Under Enterprise Law 2014, a foreign investor wanted to set up a company in Vietnam is required to obtain an Investment Registration Certificate (IRC) regarding the foreign investor first. Under Investment Law 2014, an IRC is a document recording the information about the investment project that the investor registers with the licensing authority. However, as there is no clear definition of an investment project, there may be various “kinds” of ICs that may be available to a foreign investor.
Let’s take an example where two foreign investors (A and B) and one local investor (C) intend to set up a project company (D) to invest in a power project (E). Technically, an IRC about project (E) may record:
- Details of project E and project company D without information about D’s shareholders being A, B and C (Project IRC);
- Details of project E, project company D and investors A and B as foreign investors in project company D (Foreign Investor IRC). In fact in this case, there may be even two separate Foreign Investor IRCs recording information about foreign investors A and B separately; or
- Details of project E, project company D and investors A, B and C as shareholders in project company D (Full IRC).

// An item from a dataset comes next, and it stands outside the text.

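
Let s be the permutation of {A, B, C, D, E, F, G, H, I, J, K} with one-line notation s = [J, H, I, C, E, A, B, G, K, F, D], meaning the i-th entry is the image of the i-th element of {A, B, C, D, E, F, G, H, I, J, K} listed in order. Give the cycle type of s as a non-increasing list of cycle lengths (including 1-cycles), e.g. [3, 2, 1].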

Of course the more information recorded in an IRC, the more frequent that a foreign investor needs to apply for amending the IRC due to change in the information recorded in an IRC. Under current Investment Law 2005,
- when a foreign investor sets up a new company in Vietnam, a Full IRC is the most common type of IRC issued; and
- when a foreign investor acquires an existing local company in Vietnam, Full IRCs or Project IRC are the most common types of IRCs issued.